From Palpitations to Panic Attacks: When Anxiety Becomes an Illness

Imagine walking alone through a deserted parking garage at night. With a queasy feeling in your stomach, your steps quicken and you’re glad to be in your car. But does that already make you a morbidly anxious person? Not at all. This reaction is completely normal, as psychologist Frank Meiners explains: “People usually feel fear in situations that they perceive as threatening, uncertain and uncontrollable. Fear is a protective mechanism of the body to be able to react quickly in dangerous situations accordingly.”

Fear as a biological response

In this process, a biological reaction takes place: Heartbeat and blood pressure increase, muscles tense and bronchial tubes dilate. In addition, blood sugar is released to provide energy quickly. The hormones adrenaline, noradrenaline and cortisol ensure maximum readiness to perform.

Now the body can react to the threatening situation – either in the form of flight or fighting readiness. In this sense, fear also ensures survival.

When does fear become a disease?

However, it becomes problematic when fears go beyond normal levels. They become a disease when they:

  • Occur inappropriately strongly,
  • Occur frequently,
  • Last too long,
  • And are associated with the feeling of no longer having control over the occurrence and persistence.

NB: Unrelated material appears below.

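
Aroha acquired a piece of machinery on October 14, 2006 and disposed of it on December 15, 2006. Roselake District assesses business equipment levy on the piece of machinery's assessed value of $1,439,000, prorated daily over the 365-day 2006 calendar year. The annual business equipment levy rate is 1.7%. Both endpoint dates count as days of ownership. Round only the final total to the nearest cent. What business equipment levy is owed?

$4,222.38

Days held (October 14 – December 15, 2006): 63 out of 365
Tax = $1,439,000 × 1.7% × 63/365 = $4,222.3808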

Anxiety disorders at a glance

In anxiety disorders, doctors and certified psychologists distinguish between panic disorder, phobias and generalized anxiety disorder. In panic disorder, attacks occur suddenly, as if out of the blue – in contrast to generalized anxiety disorder, which is characterized by constant worry about everything and everyone. Phobias are further subdivided: Agoraphobia describes the fear of being in public places or in confined, crowded spaces. It also includes the fear of using public transportation or going shopping. In social phobia, sufferers fear interacting with other people – especially being devalued by them. And those who suffer from a specific phobia panic at the sight of spiders, dentist drills, in exams or on airplanes.

Great suffering pressure

As different as the various anxiety disorders are, they have one thing in common: sufferers feel a great deal of suffering. They try to avoid the anxiety-provoking situation that is perceived as unbearable. As a result, they are so restricted in their daily activities that the anxiety eventually dominates their lives.